In 2019 at the age of 70 I thought I was done with all the big battles in my life and would just enjoy my life of retirement, volunteering, riding my motorcycle, and vegetable gardening in the backyard. I had survived growing up on the wrong side of the tracks, a war in Vietnam, and making a living doing IT work in corporate America.

Late July of 2019, my wife happened to be rubbing my chest and noticed a small bump the about the size of a pencil eraser. Since I was due for a physical, I had my primary care doctor look at it and he suggested a mammogram. The mammogram test was inconclusive, so I was then referred to a breast surgeon for a ultrasound on both breasts, which was also inconclusive. While the doctor was confident that it was nothing to worry about, since males seldom have breast cancer, she suggested I have a needle biopsy just to be sure. The test results from the biopsy showed that I was positive for breast cancer in both breasts. It was suggested I go through genetic testing to see if I had a cell mutation. Since I was adopted shortly after my birth, I have no idea of family medical history. My primary care doctor always suggested treatments should be thought of as worst case as far as my family history was concerned. I consented to the genetic testing and found that I have no mutated cells, and everything was normal.

I think one of the hardest things to do once I found out I had cancer was to tell my kids. While they are not my biological children, so there is no worry about passing cancer on to them, they are still my family and I raised them from a young age. They gave me all their support, love, and prayers while I went through this journey. My friends were also supportive with thoughts and prayers.

In September of 2019, I had a double lumpectomy performed since both of my breast were affected, one of them was stage 1 and the other was stage 0. Shortly after my first surgery my surgeon informed me that did not get all the cancer cells, so I went through a second surgery to get the cells that were on the border of my initial surgery. After healing from surgery, I went for radiation treatment, which was Monday through Friday for four weeks. I found that radiation treatment was quite an experience. Each day the waiting room was full of folks all ages and stages of cancer. In some ways it was therapeutic because many there were much worst off then I was, and it help me to remember how blessed I was to have caught my cancer in the early stages.
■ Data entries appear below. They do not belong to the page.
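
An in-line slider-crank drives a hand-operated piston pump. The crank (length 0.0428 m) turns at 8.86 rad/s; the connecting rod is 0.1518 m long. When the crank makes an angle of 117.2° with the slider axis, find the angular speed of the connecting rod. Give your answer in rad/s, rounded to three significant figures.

ω = 8.86 rad/s
The rod makes angle φ with the slider axis where L sinφ = r sinθ; differentiating, L cosφ·φ̇ = r ω cosθ.
L cosφ = √(L² − r² sin²θ) = 0.14695 m.
|ω_rod| = r ω |cosθ| / √(L² − r² sin²θ) = 0.0428·8.86·0.45710/0.14695 = 1.1796 rad/s.

1.18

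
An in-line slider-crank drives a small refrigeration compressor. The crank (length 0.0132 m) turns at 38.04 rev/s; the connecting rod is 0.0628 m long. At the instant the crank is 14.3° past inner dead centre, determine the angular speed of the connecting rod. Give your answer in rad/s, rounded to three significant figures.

48.7

ω = 239 rad/s (converted from 38.04 rev/s).
The rod makes angle φ with the slider axis where L sinφ = r sinθ; differentiating, L cosφ·φ̇ = r ω cosθ.
L cosφ = √(L² − r² sin²θ) = 0.062715 m.
|ω_rod| = r ω |cosθ| / √(L² − r² sin²θ) = 0.0132·239·0.96902/0.062715 = 48.747 rad/s.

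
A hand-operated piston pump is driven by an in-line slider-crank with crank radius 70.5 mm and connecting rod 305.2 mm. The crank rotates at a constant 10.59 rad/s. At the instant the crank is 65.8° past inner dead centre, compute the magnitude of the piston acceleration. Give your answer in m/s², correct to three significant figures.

ω = 10.59 rad/s
x(θ) = r cosθ + √(L² − r² sin²θ); with ω constant, a = ω²·d²x/dθ².
d²x/dθ² = −r cosθ − r²(cos2θ)/√u − r⁴ sin²2θ/(4u^{3/2}),  u = L² − r² sin²θ = 0.089012 m².
Substituting r = 0.0705 m, L = 0.3052 m, θ = 65.8°: d²x/dθ² = -0.017969 m.
a = ω²·d²x/dθ² = (10.59)²·(-0.017969) = -2.0152 m/s²;  |a| = 2.0152 m/s².

2.02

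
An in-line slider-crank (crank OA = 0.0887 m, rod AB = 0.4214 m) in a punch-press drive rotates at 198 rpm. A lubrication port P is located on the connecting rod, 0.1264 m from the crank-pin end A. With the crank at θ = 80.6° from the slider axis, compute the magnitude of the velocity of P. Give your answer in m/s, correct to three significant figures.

1.85

ω = 20.73 rad/s.  Crank-pin speed |V_A| = rω = 1.8392 m/s, perpendicular to OA.
Rod angle: sinφ = −(r/L) sinθ ⇒ φ = -11.985°; ω_rod = −rω cosθ/√(L²−r²sin²θ) = -0.7287 rad/s.
V_P = V_A + ω_rod × AP, with AP = 0.1264 m along the rod.
Components: V_Px = −rω sinθ − a·ω_rod·sinφ = -1.8336 m/s;  V_Py = rω cosθ + a·ω_rod·cosφ = +0.21028 m/s.
|V_P| = √(V_Px² + V_Py²) = 1.8456 m/s.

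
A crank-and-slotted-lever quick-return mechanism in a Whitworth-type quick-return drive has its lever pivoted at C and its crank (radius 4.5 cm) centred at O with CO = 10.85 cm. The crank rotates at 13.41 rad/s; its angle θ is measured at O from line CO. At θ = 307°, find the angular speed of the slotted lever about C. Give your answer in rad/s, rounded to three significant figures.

ω = 13.41 rad/s
Crank pin A relative to C: A = (d + r cosθ, r sinθ); lever angle φ = atan2(r sinθ, d + r cosθ).
Differentiating tanφ: φ̇ = rω(d cosθ + r)/(d² + r² + 2dr cosθ).
d² + r² + 2dr cosθ = |CA|² = 0.019674 m²;  d cosθ + r = +0.1103 m.
|ω_lever| = |0.045·13.41·+0.1103| / 0.019674 = 3.3831 rad/s.

3.38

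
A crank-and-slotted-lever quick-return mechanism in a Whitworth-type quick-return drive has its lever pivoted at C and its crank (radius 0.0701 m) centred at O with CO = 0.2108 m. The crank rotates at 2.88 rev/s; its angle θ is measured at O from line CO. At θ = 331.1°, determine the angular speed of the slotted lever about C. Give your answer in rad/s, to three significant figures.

4.29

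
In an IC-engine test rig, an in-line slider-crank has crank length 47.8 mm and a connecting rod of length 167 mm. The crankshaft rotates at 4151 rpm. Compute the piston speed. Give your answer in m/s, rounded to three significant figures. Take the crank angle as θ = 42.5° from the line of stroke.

17.1

ω = 2π·4151/60 = 434.7 rad/s
For an in-line slider-crank, x = r cosθ + √(L² − r² sin²θ), so v = −rω sinθ·[1 + r cosθ/√(L² − r² sin²θ)].
With r = 0.0478 m, L = 0.167 m, θ = 42.5°: √(L² − r² sin²θ) = 0.16385 m.
v = −0.0478·434.7·0.67559·[1 + 0.0478·0.73728/0.16385] = -17.057 m/s.
|v| = 17.057 m/s.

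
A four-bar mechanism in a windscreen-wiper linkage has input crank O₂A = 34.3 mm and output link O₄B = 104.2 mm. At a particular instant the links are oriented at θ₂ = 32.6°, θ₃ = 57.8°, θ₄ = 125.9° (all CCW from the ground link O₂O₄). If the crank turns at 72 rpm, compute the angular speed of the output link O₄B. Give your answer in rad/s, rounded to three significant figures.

ω₂ = 7.54 rad/s (from 72 rpm).
Differentiating the loop-closure r₂e^{iθ₂}+r₃e^{iθ₃}=r₁+r₄e^{iθ₄} gives r₂ω₂e^{iθ₂}+r₃ω₃e^{iθ₃}=r₄ω₄e^{iθ₄}.
Eliminating the other unknown: ω₄ = r₂ω₂ sin(θ₂−θ₃) / [r₄ sin(θ₄−θ₃)].
Numerator sine = -0.42578; denominator sine = +0.92784.
Result = 0.0343·7.54·(-0.42578) / (0.1042·(+0.92784)) = -1.1389 rad/s; magnitude 1.1389 rad/s.

1.14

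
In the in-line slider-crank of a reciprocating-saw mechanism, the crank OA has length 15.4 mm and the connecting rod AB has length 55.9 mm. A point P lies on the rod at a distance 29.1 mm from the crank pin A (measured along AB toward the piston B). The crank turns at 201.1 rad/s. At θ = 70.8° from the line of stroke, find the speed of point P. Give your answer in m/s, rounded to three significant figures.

3.11

ω = 201.1 rad/s.  Crank-pin speed |V_A| = rω = 3.0969 m/s, perpendicular to OA.
Rod angle: sinφ = −(r/L) sinθ ⇒ φ = -15.080°; ω_rod = −rω cosθ/√(L²−r²sin²θ) = -18.869 rad/s.
V_P = V_A + ω_rod × AP, with AP = 0.0291 m along the rod.
Components: V_Px = −rω sinθ − a·ω_rod·sinφ = -3.0675 m/s;  V_Py = rω cosθ + a·ω_rod·cosφ = +0.48829 m/s.
|V_P| = √(V_Px² + V_Py²) = 3.1062 m/s.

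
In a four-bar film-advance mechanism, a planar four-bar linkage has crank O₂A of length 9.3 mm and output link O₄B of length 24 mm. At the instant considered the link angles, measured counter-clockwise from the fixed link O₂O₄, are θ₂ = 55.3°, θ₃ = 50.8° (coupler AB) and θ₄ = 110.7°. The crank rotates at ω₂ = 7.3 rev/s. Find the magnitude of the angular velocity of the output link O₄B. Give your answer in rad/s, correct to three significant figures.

1.61

ω₂ = 45.87 rad/s (from 7.3 rev/s).
Differentiating the loop-closure r₂e^{iθ₂}+r₃e^{iθ₃}=r₁+r₄e^{iθ₄} gives r₂ω₂e^{iθ₂}+r₃ω₃e^{iθ₃}=r₄ω₄e^{iθ₄}.
Eliminating the other unknown: ω₄ = r₂ω₂ sin(θ₂−θ₃) / [r₄ sin(θ₄−θ₃)].
Numerator sine = +0.07846; denominator sine = +0.86515.
Result = 0.0093·45.87·(+0.07846) / (0.024·(+0.86515)) = +1.6119 rad/s; magnitude 1.6119 rad/s.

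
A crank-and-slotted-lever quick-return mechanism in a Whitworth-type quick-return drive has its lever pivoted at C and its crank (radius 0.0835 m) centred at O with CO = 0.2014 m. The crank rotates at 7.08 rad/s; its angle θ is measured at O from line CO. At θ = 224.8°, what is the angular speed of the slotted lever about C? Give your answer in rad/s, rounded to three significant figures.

1.48

ω = 7.08 rad/s
Crank pin A relative to C: A = (d + r cosθ, r sinθ); lever angle φ = atan2(r sinθ, d + r cosθ).
Differentiating tanφ: φ̇ = rω(d cosθ + r)/(d² + r² + 2dr cosθ).
d² + r² + 2dr cosθ = |CA|² = 0.0236686 m²;  d cosθ + r = -0.059408 m.
|ω_lever| = |0.0835·7.08·-0.059408| / 0.0236686 = 1.4838 rad/s.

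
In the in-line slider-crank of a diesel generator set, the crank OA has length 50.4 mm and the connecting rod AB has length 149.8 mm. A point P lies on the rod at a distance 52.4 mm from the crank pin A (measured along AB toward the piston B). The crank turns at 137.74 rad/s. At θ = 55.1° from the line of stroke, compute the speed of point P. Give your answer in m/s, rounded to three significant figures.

ω = 137.7 rad/s.  Crank-pin speed |V_A| = rω = 6.9421 m/s, perpendicular to OA.
Rod angle: sinφ = −(r/L) sinθ ⇒ φ = -16.018°; ω_rod = −rω cosθ/√(L²−r²sin²θ) = -27.586 rad/s.
V_P = V_A + ω_rod × AP, with AP = 0.0524 m along the rod.
Components: V_Px = −rω sinθ − a·ω_rod·sinφ = -6.0924 m/s;  V_Py = rω cosθ + a·ω_rod·cosφ = +2.5825 m/s.
|V_P| = √(V_Px² + V_Py²) = 6.6172 m/s.

6.62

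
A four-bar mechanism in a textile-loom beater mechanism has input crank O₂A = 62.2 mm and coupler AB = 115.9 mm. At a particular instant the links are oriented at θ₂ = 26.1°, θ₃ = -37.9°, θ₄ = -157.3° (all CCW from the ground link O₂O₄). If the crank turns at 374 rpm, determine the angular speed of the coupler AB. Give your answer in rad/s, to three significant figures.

1.43

ω₂ = 39.17 rad/s (from 374 rpm).
Differentiating the loop-closure r₂e^{iθ₂}+r₃e^{iθ₃}=r₁+r₄e^{iθ₄} gives r₂ω₂e^{iθ₂}+r₃ω₃e^{iθ₃}=r₄ω₄e^{iθ₄}.
Eliminating the other unknown: ω₃ = r₂ω₂ sin(θ₄−θ₂) / [r₃ sin(θ₃−θ₄)].
Numerator sine = +0.05931; denominator sine = +0.87121.
Result = 0.0622·39.17·(+0.05931) / (0.1159·(+0.87121)) = +1.4308 rad/s; magnitude 1.4308 rad/s.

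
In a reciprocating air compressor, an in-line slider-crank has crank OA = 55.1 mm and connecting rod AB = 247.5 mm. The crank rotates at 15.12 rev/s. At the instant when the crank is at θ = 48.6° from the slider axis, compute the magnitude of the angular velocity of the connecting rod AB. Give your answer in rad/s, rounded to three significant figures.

ω = 95 rad/s (converted from 15.12 rev/s).
The rod makes angle φ with the slider axis where L sinφ = r sinθ; differentiating, L cosφ·φ̇ = r ω cosθ.
L cosφ = √(L² − r² sin²θ) = 0.24402 m.
|ω_rod| = r ω |cosθ| / √(L² − r² sin²θ) = 0.0551·95·0.66131/0.24402 = 14.186 rad/s.

14.2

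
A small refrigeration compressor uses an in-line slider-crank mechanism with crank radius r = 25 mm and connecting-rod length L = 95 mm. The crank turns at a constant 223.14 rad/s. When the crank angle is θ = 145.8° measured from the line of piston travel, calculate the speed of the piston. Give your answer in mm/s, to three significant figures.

ω = 223.1 rad/s
For an in-line slider-crank, x = r cosθ + √(L² − r² sin²θ), so v = −rω sinθ·[1 + r cosθ/√(L² − r² sin²θ)].
With r = 0.025 m, L = 0.095 m, θ = 145.8°: √(L² − r² sin²θ) = 0.093955 m.
v = −0.025·223.1·0.56208·[1 + 0.025·-0.82708/0.093955] = -2.4455 m/s.
|v| = 2.4455 m/s = 2445.5 mm/s.

2450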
The worst part of the radiation treatment was that it completely sapped my energy and the burning of my chest, which was like a severe sunburn. It took months for the burn to go away and even longer to get my energy back.

After the surgery and radiation treatment, I met my cancer oncologist who is one the best doctors I have ever met. He has a dry but great sense of humor and always takes all the time I need to listen to what I am going through without judging me. He recommended Tamoxifen for five to ten years, which I have been taking now for several years. While there is a laundry list of side effects, most of the ones I was affected with subsided after a few months except the mood swings. Luckily, I have a loving and understanding wife who keeps me from spiraling downhill. I also found that an over-the-counter hemp derivative called Delta-8 that helps me calm the rough edges. Another part of being able to cope with this disease is the group of folks from an online cancer support group that meet once a month. This group helps me to realize that I am not alone in this battle and have given me wonderful support and advice. They have helped make a rough road less rough.

If you are reading this story, you or somebody you love are probably going through the battle of cancer. I want you to know that you are not alone, that there are people who care and are willing to help you and support you. Know that you are in my thoughts and prayers. May our Lord bless you and keep you.